Faisant fi, avec un bon mot, de la santé fragile de la destinataire (« La Mina m'a écrit que vous étiez malade, et ça m'a porté un coup comme si on avait dit à Napoléon que son aide de camp était mort »), Balzac s'échine à remplir les douze cent places du Théâtre-Français de tout ce que Paris compte de spectateurs de haut rang et grande fortune. Il mise sur les connaissances de sa "carrissima Sofia" pour payer les places au prix fort, ce qui lui vaudra d'être accusé de spéculation. Il prend effectivement un soin particulier au détail des tarifs :  


« Nous jouerons mercredi prochain, à moins de malheur. Les premières découvertes de quatre places sont de cent francs la loge, et tout le monde veut être là. Mais la place fashionable, où sont les Aguado, les Rothschild, les Doudeauville, les Castries, etc., c'est la loge des premières fermées, parce qu'on est chez soi. […] — Lamartine m'a demandé une loge : je le mettrai entre les Russes. La princesse Troubetskoï n'est pas la même dont je connais le mari. Vous verrez à écrire au prince, — Puis vos Makanof, ne les oubliez pas […] Ainsi : les balcons, vingt-cinq francs; les stalles, vingt francs; les premières découvertes, vingt cinq francs la place; les deuxièmes découvertes, vingt francs; les deuxièmes fermées, vingt-cinq francs; les baignoires, vingt francs la place. […]  Ah ! si vous saviez quel monde de jolies femmes ! Il n'y aura pas de claqueurs au parterre, qui est mis à cinq francs [...] Écrivez aussi un petit mot à la princesse Constantine Razumovska. Je n'ose pas le faire moi-même. 
Pour vous et pour votre mère, vous irez aux premières découvertes ; je vous placerai bien. »
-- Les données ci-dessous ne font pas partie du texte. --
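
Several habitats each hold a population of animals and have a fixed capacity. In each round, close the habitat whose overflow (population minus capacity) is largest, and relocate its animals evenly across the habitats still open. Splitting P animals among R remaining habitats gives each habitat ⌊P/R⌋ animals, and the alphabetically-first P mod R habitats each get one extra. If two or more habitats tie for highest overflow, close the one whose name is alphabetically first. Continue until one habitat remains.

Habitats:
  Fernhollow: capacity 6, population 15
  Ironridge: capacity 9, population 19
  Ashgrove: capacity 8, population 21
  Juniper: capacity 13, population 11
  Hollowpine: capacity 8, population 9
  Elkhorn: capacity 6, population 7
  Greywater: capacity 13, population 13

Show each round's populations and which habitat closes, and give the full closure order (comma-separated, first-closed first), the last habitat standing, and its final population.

Round 1: Ashgrove=21 Elkhorn=7 Fernhollow=15 Greywater=13 Hollowpine=9 Ironridge=19 Juniper=11 → close Ashgrove (overflow 13)
  21÷6 = 3 each, +1 to first 3
Round 2: Elkhorn=11 Fernhollow=19 Greywater=17 Hollowpine=12 Ironridge=22 Juniper=14 → close Fernhollow (overflow 13)
  19÷5 = 3 each, +1 to first 4
Round 3: Elkhorn=15 Greywater=21 Hollowpine=16 Ironridge=26 Juniper=17 → close Ironridge (overflow 17)
  26÷4 = 6 each, +1 to first 2
Round 4: Elkhorn=22 Greywater=28 Hollowpine=22 Juniper=23 → close Elkhorn (overflow 16)
  22÷3 = 7 each, +1 to first 1
Round 5: Greywater=36 Hollowpine=29 Juniper=30 → close Greywater (overflow 23)
  36÷2 = 18 each, +1 to first 0
Round 6: Hollowpine=47 Juniper=48 → close Hollowpine (overflow 39)
  47÷1 = 47 each, +1 to first 0

Closure order: Ashgrove, Fernhollow, Ironridge, Elkhorn, Greywater, Hollowpine
Last habitat: Juniper with 95 animals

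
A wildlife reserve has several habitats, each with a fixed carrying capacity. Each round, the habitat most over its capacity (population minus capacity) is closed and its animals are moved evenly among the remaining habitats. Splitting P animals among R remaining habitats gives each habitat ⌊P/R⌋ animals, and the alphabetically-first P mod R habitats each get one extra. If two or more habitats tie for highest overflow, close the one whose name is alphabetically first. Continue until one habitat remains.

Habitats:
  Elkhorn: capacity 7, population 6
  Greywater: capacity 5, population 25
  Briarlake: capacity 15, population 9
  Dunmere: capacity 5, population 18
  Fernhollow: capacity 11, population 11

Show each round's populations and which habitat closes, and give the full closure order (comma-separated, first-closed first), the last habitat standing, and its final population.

Closure order: Greywater, Dunmere, Fernhollow, Elkhorn
Last habitat: Briarlake with 69 animals

Round 1: Briarlake=9 Dunmere=18 Elkhorn=6 Fernhollow=11 Greywater=25 → close Greywater (overflow 20)
  25÷4 = 6 each, +1 to first 1
Round 2: Briarlake=16 Dunmere=24 Elkhorn=12 Fernhollow=17 → close Dunmere (overflow 19)
  24÷3 = 8 each, +1 to first 0
Round 3: Briarlake=24 Elkhorn=20 Fernhollow=25 → close Fernhollow (overflow 14)
  25÷2 = 12 each, +1 to first 1
Round 4: Briarlake=37 Elkhorn=32 → close Elkhorn (overflow 25)
  32÷1 = 32 each, +1 to first 0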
On perçoit dans ces lignes pressées les grandes attentes de Balzac, qui croyait profondément aux mérites de sa comédie sur un homme de génie industriel, dans l'Espagne du XVIe siècle - dont l'appréciation a certainement pâti des circonstances de sa création. L'écrivain attendait le succès de cette pièce pour régler ses difficultés financières et lui permettre de voyager avec sa chère Madame Hanska. Après avoir fini l'écriture des derniers actes dans l'urgence, il décrit les terribles jours menant à la première :


« Je suis accablé, sur les dents! Je fais répéter les acteurs le matin, tout le personnel de la distribution pendant là journée, et les actrices le soir. Il y a dans la pièce pour vingt mille francs de costumes. Les décors sont tout neufs. On me soutient que l'ouvrage est un chef-d'œuvre, et ça me fait frémir ! Ce sera toujours d'une solennité effrayante. »



Certaines lignes frisent même la paranoïa, abondamment soulignées de traits rageurs :


« Dites à toutes vos Russes qu'il me faut les noms et les adresses, avec leur recommandation écrite et personnelle, pour ceux de leurs amis (hommes) qui voudront des stalles. Il m'en vient cinquante par jour, sous de faux noms, et qui refusent de dire leur adresse; des ennemis qui veulent faire tomber la pièce [doublement ou triplement biffé]. Nous sommes obligés aux plus sévères précautions.
Dans cinq jours, je ne saurai plus ce que je ferai. Je suis ivre de ma pièce.
Il y a un acteur malade. […] »



Superbe manuscrit d'un Balzac se démenant pour bouleverser les codes du théâtre français  à l'image du personnage de Fontanarès dans les Ressources de Quinola : "un homme de progrès, rationnel, en butte aux tracasseries d'une masse d'imbéciles, d'inutiles, ou d'arriérés qui ne veulent surtout pas subir de changement" (Laélia Véron).